We all know how the fairy tale The Little Red Riding Hood goes. A young girl gets tricked by a sly wolf on the way to her grandmother’s home and gets eaten. Growing up, we’re left with an important moral lesson from stories like these and our parents warnings to be careful with strangers. Straying from the path can be your undoing. But what if that story was flipped entirely on its head?
To Kill a Wolf is Kelsey Taylor’s feature debut that twists and reimagines the classic tale we all know and love into something darker, disturbing and more relevant than ever. In many ways it is powerful to see a children’s story examined through the lens of sexual abuse. Encouraging awareness and safety of children and teens, advocating for the protection of their innocence in a world so hungry to strip it away.

Exploring a rural area in Oregon wilderness, trapped in snowy terrains. We get the sense that this quiet, desolate place is buried with a lot of forgotten memories and wounds that never got to heal. Immediately, the film starts with blistering urgency as we see a young girl called Dani (Maddison Brown) run across the woods away from something or someone, showing no signs of slowing down. We don’t exactly know why and discovering the root of her desperation reveals a much darker truth about people around us.
Meanwhile, The Woodsman and social pariah (Ivan Martin) grapples with his own turmoil as a former drunk driver, guilt-ridden by his past. You see him cold, stoic, and isolated in his cabin, wandering the forest as a lone wolf. Though he finds animal traps and decides to sabotage them all to derail business vultures in the town. The Woodsman stumbles upon Dani, lying in the woods, and decides against his best interests to take her to his home. Giving her a bed to rest on and food to eat. Wondering what could possibly lead a teenager to run away from home and choose to sleep in the woods, an even greater danger to her.

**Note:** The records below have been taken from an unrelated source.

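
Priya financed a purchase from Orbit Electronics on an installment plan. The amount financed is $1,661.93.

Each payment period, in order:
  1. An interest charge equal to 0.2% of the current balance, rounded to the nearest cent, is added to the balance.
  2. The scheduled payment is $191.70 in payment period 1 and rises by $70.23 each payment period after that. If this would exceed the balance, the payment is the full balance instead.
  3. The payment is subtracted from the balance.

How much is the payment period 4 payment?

Payment period 1: opening $1,661.93; interest $3.32 → $1,665.25; payment $191.70; balance $1,473.55
Payment period 2: opening $1,473.55; interest $2.95 → $1,476.50; payment $261.93; balance $1,214.57
Payment period 3: opening $1,214.57; interest $2.43 → $1,217.00; payment $332.16; balance $884.84
Payment period 4: opening $884.84; interest $1.77 → $886.61; payment $402.39; balance $484.22

$402.39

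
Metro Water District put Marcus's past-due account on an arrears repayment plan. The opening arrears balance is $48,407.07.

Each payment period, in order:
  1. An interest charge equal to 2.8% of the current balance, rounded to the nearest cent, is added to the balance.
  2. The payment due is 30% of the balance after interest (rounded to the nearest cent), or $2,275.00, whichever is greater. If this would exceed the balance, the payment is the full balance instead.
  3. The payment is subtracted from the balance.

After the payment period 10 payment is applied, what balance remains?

$0.00

Payment period 1: $48,407.07 +$1,355.40 interest = $49,762.47; pay $14,928.74 → $34,833.73
Payment period 2: $34,833.73 +$975.34 interest = $35,809.07; pay $10,742.72 → $25,066.35
Payment period 3: $25,066.35 +$701.86 interest = $25,768.21; pay $7,730.46 → $18,037.75
Payment period 4: $18,037.75 +$505.06 interest = $18,542.81; pay $5,562.84 → $12,979.97
Payment period 5: $12,979.97 +$363.44 interest = $13,343.41; pay $4,003.02 → $9,340.39
Payment period 6: $9,340.39 +$261.53 interest = $9,601.92; pay $2,880.58 → $6,721.34
Payment period 7: $6,721.34 +$188.20 interest = $6,909.54; pay $2,275.00 → $4,634.54
Payment period 8: $4,634.54 +$129.77 interest = $4,764.31; pay $2,275.00 → $2,489.31
Payment period 9: $2,489.31 +$69.70 interest = $2,559.01; pay $2,275.00 → $284.01
Payment period 10: $284.01 +$7.95 interest = $291.96; pay $291.96 → $0.00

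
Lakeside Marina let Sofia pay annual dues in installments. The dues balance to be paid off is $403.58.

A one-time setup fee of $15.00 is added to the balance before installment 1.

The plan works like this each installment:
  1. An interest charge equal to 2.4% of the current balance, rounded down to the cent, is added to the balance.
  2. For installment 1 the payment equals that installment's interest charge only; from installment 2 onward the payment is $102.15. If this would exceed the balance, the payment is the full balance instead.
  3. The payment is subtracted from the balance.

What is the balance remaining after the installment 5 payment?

Installment 1: $418.58 +$10.04 interest = $428.62; pay $10.04 → $418.58
Installment 2: $418.58 +$10.04 interest = $428.62; pay $102.15 → $326.47
Installment 3: $326.47 +$7.83 interest = $334.30; pay $102.15 → $232.15
Installment 4: $232.15 +$5.57 interest = $237.72; pay $102.15 → $135.57
Installment 5: $135.57 +$3.25 interest = $138.82; pay $102.15 → $36.67

$36.67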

The wilderness was effectively used to create an isolated space. Emphasising the powerlessness and vulnerability Dani is going through. Cleverly juxtaposing The Woodsman’s loneliness and lack of touch with humanity as a grieving man. He shouldn’t care, yet he chooses to help her and give her a home. Humans are very contradictory beings. We often act on survival instinct and impulses. So quickly do we toss away our concern for others as we fight for our own livelihood. Yet we are inherently empathy machines that compel us to want to intervene and fight for the lives of others. Dani could have easily been ignored, and there seemingly is nothing in it for him, but it’s the act of goodness and what’s right that draws him to save her.
From then on, they forge a growing bond filled with understanding and mutual respect after being at odds with each other as strangers. Ivan Martin performs with responsibility, balancing concern and humour naturally, making his character’s sobering growth feel earned. While Maddison Brown shows natural expertise in portraying a reticent teen burdened with guilt and blame unfairly misplaced on her. And the constant fear and reluctance to confront her past demons. Their shared trauma as they reconcile with their past experiences forces them to realise something deeper about themselves.

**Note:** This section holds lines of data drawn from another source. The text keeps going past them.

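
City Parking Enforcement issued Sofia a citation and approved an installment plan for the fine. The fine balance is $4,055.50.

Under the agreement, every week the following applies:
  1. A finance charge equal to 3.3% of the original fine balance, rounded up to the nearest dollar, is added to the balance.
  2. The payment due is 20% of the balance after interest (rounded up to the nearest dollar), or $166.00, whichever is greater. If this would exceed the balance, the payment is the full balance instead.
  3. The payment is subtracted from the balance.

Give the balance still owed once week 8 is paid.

$1,123.50

Week 1: $4,055.50 +$134.00 interest = $4,189.50; pay $838.00 → $3,351.50
Week 2: $3,351.50 +$134.00 interest = $3,485.50; pay $698.00 → $2,787.50
Week 3: $2,787.50 +$134.00 interest = $2,921.50; pay $585.00 → $2,336.50
Week 4: $2,336.50 +$134.00 interest = $2,470.50; pay $495.00 → $1,975.50
Week 5: $1,975.50 +$134.00 interest = $2,109.50; pay $422.00 → $1,687.50
Week 6: $1,687.50 +$134.00 interest = $1,821.50; pay $365.00 → $1,456.50
Week 7: $1,456.50 +$134.00 interest = $1,590.50; pay $319.00 → $1,271.50
Week 8: $1,271.50 +$134.00 interest = $1,405.50; pay $282.00 → $1,123.50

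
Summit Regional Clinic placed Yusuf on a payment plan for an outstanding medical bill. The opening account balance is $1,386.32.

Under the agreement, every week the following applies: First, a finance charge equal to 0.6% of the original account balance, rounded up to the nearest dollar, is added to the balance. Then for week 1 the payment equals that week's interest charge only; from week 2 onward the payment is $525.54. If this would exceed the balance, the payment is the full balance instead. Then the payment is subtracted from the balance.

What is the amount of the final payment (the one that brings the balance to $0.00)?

$362.24

Week 1: opening $1,386.32; interest $9.00 → $1,395.32; payment $9.00; balance $1,386.32
Week 2: opening $1,386.32; interest $9.00 → $1,395.32; payment $525.54; balance $869.78
Week 3: opening $869.78; interest $9.00 → $878.78; payment $525.54; balance $353.24
Week 4: opening $353.24; interest $9.00 → $362.24; payment $362.24; balance $0.00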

The Woodsman takes Dani to her grandma’s home only to learn she has been dead for a while now. Raising concerns for Dani who insists on keeping to herself in a vacant home. Shying away from communicating with any living relatives nearby. Clearly something has happened for her to act this way about her own family. The secret that awaits us paints a depressing truth that shocks you at your core. The wolf we thought to be the woodsman in the wild was a misdirection for something more sinister at home.

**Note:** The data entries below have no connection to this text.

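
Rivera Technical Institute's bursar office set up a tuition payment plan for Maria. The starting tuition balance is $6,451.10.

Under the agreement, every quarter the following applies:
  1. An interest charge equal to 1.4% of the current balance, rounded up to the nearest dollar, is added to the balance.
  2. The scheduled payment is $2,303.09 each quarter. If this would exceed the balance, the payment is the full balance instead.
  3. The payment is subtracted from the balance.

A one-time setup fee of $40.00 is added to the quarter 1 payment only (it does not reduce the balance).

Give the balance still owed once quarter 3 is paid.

Quarter 1: $6,451.10 +$91.00 interest = $6,542.10; pay $2,303.09 (+ $40.00 fee) → $4,239.01
Quarter 2: $4,239.01 +$60.00 interest = $4,299.01; pay $2,303.09 → $1,995.92
Quarter 3: $1,995.92 +$28.00 interest = $2,023.92; pay $2,023.92 → $0.00

$0.00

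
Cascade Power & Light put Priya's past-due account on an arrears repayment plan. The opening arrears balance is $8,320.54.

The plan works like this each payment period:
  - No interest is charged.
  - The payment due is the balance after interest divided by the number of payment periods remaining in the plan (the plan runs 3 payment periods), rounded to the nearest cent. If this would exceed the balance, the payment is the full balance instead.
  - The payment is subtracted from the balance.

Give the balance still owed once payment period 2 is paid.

Payment period 1: $8,320.54 − $2,773.51 → $5,547.03
Payment period 2: $5,547.03 − $2,773.52 → $2,773.51

$2,773.51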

Rich with an undercurrent of locked emotions and the fear of something hidden that we must avert our eyes from. There is a sense that a looming threat overwhelms the shadows formed behind us. That sometimes it’s not what is distant from us that we should be most wary of. The gorgeous cinematographic style (D.P. Adam Lee) and the melancholic score accentuates this sombre mood. Emphasising the reserved nature of the film, deftly handled by director Kelsey. Creating a mystical atmosphere, capturing magic of a fairy tale but grounding it to the reality that we live in. Shrouding you in perturbed darkness.

In an era of constant remakes and adaptations of major franchise. It can get tiring to see stories we are so familiar with be retold through uninspired means. There’s this fear that creatives are running out of ideas. Or that studios want to play it safe, avoiding original stories entirely and banking on our nostalgia. This makes adapting a story for your first film all the more challenging because you’re already fighting against set expectations and the concern of re-treading old ground. Yet, not only does Kelsey rise above that challenge, but she also welcomes it with a point to prove. Her film may be an adaptation, but it’s not the typical retelling you’d expect. In fact, it’s the opposite.
Overall, Kelsey Taylor delivers an assured debut. Giving the viewers a sense of dread and paranoia that survivors have to live with every day in the wild. Backed by strong, understated performances by Ivan and Maddison, who express a lot of deep-seated pain without needing to say much. Sometimes the monsters that are waiting to take advantage of us are not strangers outside but someone close to us inside.
⭐⭐⭐⭐
Rating: 4 out of 5.To Kill A Wolf Premiered at the Edinburgh International Film Festival on the 18th of August.